Your resume’s layout could be making it hard to scan, and a clean structure helps employers see what they need to notice first. Apparently, recruiters spend an average of just 7.4 seconds on an initial resume screen, which means formatting directly affects whether your qualifications get seen at all.
The good news is that all you need is a readable design, and CVwizard’s resume templates can be a very useful starting point. Once you understand the anatomy of a good resume, small formatting choices start doing a lot of heavy lifting. Let’s see what those choices are.
1. Put your strongest information where the eye lands first
Most recruiters scan for signals like a job title, company name, dates, section headers, and recent experience. That is why your resume should make those elements easy to find at a glance.
A strong layout puts your name and contact details at the top, followed by a short summary or headline if it adds value. After that, your recent and relevant experience should appear before anything less important. If you bury your best material under a long profile, a block of skills, or an oversized design element, you force the reader to work harder than they want to.
2. Choose one readable font and stop shrinking the text
One of the fastest ways to make a resume harder to read is trying to cram too much information into too little space.
You do not need to get creative. Readability wins, so an easy-to-read font and 10- to 12-point text is the usual sweet spot for body copy.
If your resume only fits when everything is reduced to near-microscopic size, the answer is to cut older, less relevant material, not to punish the reader.
3. Use white space like a navigation tool
On a resume, white space acts like a set of visual pauses that help each section stand on its own. Without it, everything runs together, resulting in a dense look, even when the content is strong.
Use spacing to create balance between headings and body text. The anatomy of a good resume also involves side margins of no less than 0.75 inches and top and bottom margins of no more than 0.5 inches, so the page stays readable without feeling cramped.
A little breathing room helps employers scan faster and makes your resume look more confident, so every section should look distinct before anyone reads a single word.
4. Replace dense paragraphs with outcome-led bullet points
Long paragraphs are one of the biggest readability killers on resumes, as they hide your achievements and make your experience feel generic.
Bullet points work better because they break information into manageable pieces.
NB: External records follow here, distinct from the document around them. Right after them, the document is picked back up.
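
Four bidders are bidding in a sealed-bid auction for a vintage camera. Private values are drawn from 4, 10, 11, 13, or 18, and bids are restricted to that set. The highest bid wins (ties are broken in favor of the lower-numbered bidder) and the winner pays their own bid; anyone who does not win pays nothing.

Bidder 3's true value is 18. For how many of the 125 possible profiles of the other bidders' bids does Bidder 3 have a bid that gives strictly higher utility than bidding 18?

36

Others bid (4, 4, 4): truth gives 0; bid 10 gives 8 > 0. Violating.
Others bid (4, 4, 10): truth gives 0; bid 10 gives 8 > 0. Violating.
Others bid (4, 4, 11): truth gives 0; bid 11 gives 7 > 0. Violating.
Others bid (4, 4, 13): truth gives 0; bid 13 gives 5 > 0. Violating.
Others bid (4, 4, 18): truth gives 0; no alternative beats it.
Others bid (4, 10, 18): truth gives 0; no alternative beats it.
(Checking all 125 profiles: 36 have a profitable deviation, 89 do not.)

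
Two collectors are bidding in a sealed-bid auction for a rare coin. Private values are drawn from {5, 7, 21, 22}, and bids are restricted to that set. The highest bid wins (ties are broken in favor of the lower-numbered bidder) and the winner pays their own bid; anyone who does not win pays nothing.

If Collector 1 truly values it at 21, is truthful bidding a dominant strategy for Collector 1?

Consider the case where Collector 2 bids 5.
Truthful bid 21: wins, pays 21, utility 21 - 21 = 0.
Bid 5 instead: wins, pays 5, utility 21 - 5 = 16.
Since 16 > 0, bidding 5 is strictly better here, so truthful bidding is not dominant.

No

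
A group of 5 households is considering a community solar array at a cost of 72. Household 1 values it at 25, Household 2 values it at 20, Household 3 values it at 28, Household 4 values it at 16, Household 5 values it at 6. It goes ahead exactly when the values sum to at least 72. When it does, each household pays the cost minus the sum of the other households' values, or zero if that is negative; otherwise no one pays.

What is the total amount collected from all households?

7

Total value 95 ≥ cost 72, so it is built.
Household 1: others sum to 70; max(0, 72 - 70) = 2.
Household 2: others sum to 75; max(0, 72 - 75) = 0.
Household 3: others sum to 67; max(0, 72 - 67) = 5.
Household 4: others sum to 79; max(0, 72 - 79) = 0.
Household 5: others sum to 89; max(0, 72 - 89) = 0.
Total collected = 2 + 0 + 5 + 0 + 0 = 7.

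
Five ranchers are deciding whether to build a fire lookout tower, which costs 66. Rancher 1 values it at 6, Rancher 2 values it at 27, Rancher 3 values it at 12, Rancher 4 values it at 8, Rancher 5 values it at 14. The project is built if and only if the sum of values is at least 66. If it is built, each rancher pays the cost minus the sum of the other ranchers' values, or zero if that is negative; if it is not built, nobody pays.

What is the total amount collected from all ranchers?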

Hiring professionals often read dozens of resumes a day and appreciate information that is organized and easy to read.
The key is to make each bullet earn its place. If they all sound vague, the layout cannot save the situation. Keep bullets specific and focused on what changed because of your work.
5. Make headings, dates, and alignment consistent
When headings shift styles, dates jump around, bullets use different indentation, or text alignment changes from section to section, the resume feels less polished.
That does not mean every line has to look identical, but the pattern should make sense. If dates are right-aligned, keep them right-aligned throughout, and if section headings are in all caps, do not switch to title case halfway down the page.
Think of it this way: formatting should help the reader predict where they can find certain types of information. Once they subconsciously understand the pattern, they can scan faster, which is exactly what you want.
6. Use plain language and cut decorative extras
Word choice affects readability, too, so a resume can look clean and still feel hard to read if the language is bloated.
Clear wording and plain language let the recruiter process your value quickly. Familiar terms and direct phrasing usually outperform jargon and buzzwords. “Spearheaded cross-functional leadership initiatives” may sound fancy, but “led a five-person team” is much more effective.
The modern reality also means that your resume is often parsed by software before any person sees it, so readability and clean structure are practical advantages in that sense as well. Jobscan’s 2025 ATS report found a detectable applicant tracking system on 97.8% of Fortune 500 career pages.
That does not necessarily mean writing for robots. However, if a formatting choice looks clever but gets in the way of clarity, the smart choice is to cut it more often than not.
Final thoughts
The best resume formatting usually looks simple from the outside, and that’s precisely the point. A readable resume does not ask the employer to interpret your layout before they can understand your experience.
If you focus on these six things, you will already be ahead of a huge share of applicants simply by way of restraint. And in a hiring environment where recruiters scan quickly, and each opening can attract dozens of applications, restraint is a competitive advantage.